A Novel Mitochondrial Signaling Pathway Activated by Visible-to-near Infrared Radiation is one of Tiina Karu's big papers, which basically outlines the effect that laser irradiation has on cellular metobolism. I quote her: "The comparative analysis of action spectra allows the conclusions that first, CuA and CuB chromophores of cytochrome c oxidase could be involved as photoacceptors and second, various signaling pathways (reaction channels) between cytochrome c oxidase and cell attachment regulation are at work."
Absorption Measurements of Cell Monolayers Relevant to Mechanisms of Laser Phototherapy: Reduction or Oxidation of Cytochrome c Oxidase Under Laser Radiation at 632.8 nm is Tiina Karu's BIG DOG paper. I quote her again: irradiation "causes either a (transient) relative reduction of the photoacceptor, putatively cytochrome c oxidase, or its (transient) relative oxidation, depending on the initial redox status of the photoacceptor." This is exactly the back-and-forth handshaking mechanism addressed in the my literature. Basically, cytochrome c oxidase undergoes a cyclic process of oxidation and reduction, and the absorption by a photon can stimulate the progression of this cycle. In this particular study she used a HeNe laser at 632.8 nm on cell monolayers, but most of her literature (including the references above) concludes that there are several peaks in absorption of this enzyme, most of which is in the NIR.
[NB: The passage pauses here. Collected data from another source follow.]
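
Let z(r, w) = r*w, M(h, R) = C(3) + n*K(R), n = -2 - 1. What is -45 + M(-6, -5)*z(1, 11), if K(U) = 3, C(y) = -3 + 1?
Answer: -166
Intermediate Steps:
C(y) = -2
n = -3
M(h, R) = -11 (M(h, R) = -2 - 3*3 = -2 - 9 = -11)
-45 + M(-6, -5)*z(1, 11) = -45 - 11*11 = -45 - 121 = -166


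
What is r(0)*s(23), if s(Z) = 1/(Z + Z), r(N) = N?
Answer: 0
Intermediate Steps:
s(Z) = 1/(2*Z)
r(0)*s(23) = 0*((½)/23) = 0*((½)*(1/23)) = 0*(1/46) = 0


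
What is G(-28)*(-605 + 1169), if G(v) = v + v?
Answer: -31584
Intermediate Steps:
G(v) = 2*v
G(-28)*(-605 + 1169) = (2*(-28))*(-605 + 1169) = -56*564 = -31584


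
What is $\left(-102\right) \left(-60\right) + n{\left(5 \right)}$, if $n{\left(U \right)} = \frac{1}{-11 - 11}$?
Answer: $\frac{134639}{22} \approx 6120.0$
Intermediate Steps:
$n{\left(U \right)} = - \frac{1}{22}$ ($n{\left(U \right)} = \frac{1}{-22} = - \frac{1}{22}$)
$\left(-102\right) \left(-60\right) + n{\left(5 \right)} = \left(-102\right) \left(-60\right) - \frac{1}{22} = 6120 - \frac{1}{22} = \frac{134639}{22}$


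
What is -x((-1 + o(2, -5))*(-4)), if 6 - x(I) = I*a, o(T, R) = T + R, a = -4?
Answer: -70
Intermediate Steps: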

Characterization of the near infrared absorption spectra of cytochrome aa 3 and haemoglobin for the non-invasive monitoring of cerebral oxygenation is the reference from which I extracted the data for our absorption chart for cytochrome and hemoglobin. This paper does not address the mechanisms of action of laser therapy and so is not skewed by its practitioners. Instead, this gives a good historical reference on how people, specifically neurologists and neurosurgeons, started to use NIR radiation, as well as clean, unbiased data about in vivo absorption of the principal chromophores in the body.
Mechanisms of Low Level Light Therapy is Michael Hamblin's (Harvard) paper. This is probably the most accurate and detailed review of the mechanisms of laser therapy. Most of the points addressed above, as well as many others are covered in this paper. It is important to note that the term "Low Level" is a relative term, originally devised to delineate therapeutic from surgical devices. Class III laser companies tend to skew this definition to exclude Class IV modalities, but even in Dr. Hamblin's suggested dose parameters he defines a relevant therapeutic dose on the order of 10-50 Joules/cm2, which is exactly the range of doses that our protocols have been designed to deliver AT THE DEPTH OF THE AILMENT INSIDE THE PATIENT.
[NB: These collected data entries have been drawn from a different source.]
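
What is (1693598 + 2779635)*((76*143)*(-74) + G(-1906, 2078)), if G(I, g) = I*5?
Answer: -3640147032546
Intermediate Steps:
G(I, g) = 5*I
(1693598 + 2779635)*((76*143)*(-74) + G(-1906, 2078)) = (1693598 + 2779635)*((76*143)*(-74) + 5*(-1906)) = 4473233*(10868*(-74) - 9530) = 4473233*(-804232 - 9530) = 4473233*(-813762) = -3640147032546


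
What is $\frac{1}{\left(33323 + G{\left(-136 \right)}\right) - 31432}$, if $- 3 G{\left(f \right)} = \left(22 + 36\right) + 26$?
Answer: $\frac{1}{1863} \approx 0.00053677$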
Near-Infrared Time-Resolved Optical Absorption Studies of the Reaction of Fully Reduced Cytochrome c Oxidase with Dioxygen shows more data on the absorption spectrum of the different oxidation states of cytochrome c oxidase. Remember that the reduction of dioxygen (O-2) to water, the process that is fully measured and documented in this study, is exactly the process that creates ATP, chemical energy.
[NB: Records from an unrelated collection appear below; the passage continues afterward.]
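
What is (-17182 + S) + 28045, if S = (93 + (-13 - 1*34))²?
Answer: 12979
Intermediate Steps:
S = 2116 (S = (93 + (-13 - 34))² = (93 - 47)² = 46² = 2116)
(-17182 + S) + 28045 = (-17182 + 2116) + 28045 = -15066 + 28045 = 12979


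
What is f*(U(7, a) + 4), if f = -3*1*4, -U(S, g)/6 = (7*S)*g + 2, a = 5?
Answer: 17736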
Targeted Increase in Cerebral Blood Flow by Transcranial Near-Infrared Laser Irradiation
supports the first mechanism we maintain, which is the increase of local circulation from laser irradiation. They showed that with an 808 nm beam, you can get significant increases in cerebral blood flow in vivo. Notice they used up to 3.2 Watts/cm2 on mice to penetrate the skull. This also supports the use of Class IV lasers on the basis of penetration, since being larger creatures, humans will require higher power for irradiation to penetrate in useful treatment times. Again, this is unbiased research where no mention of brand name is made.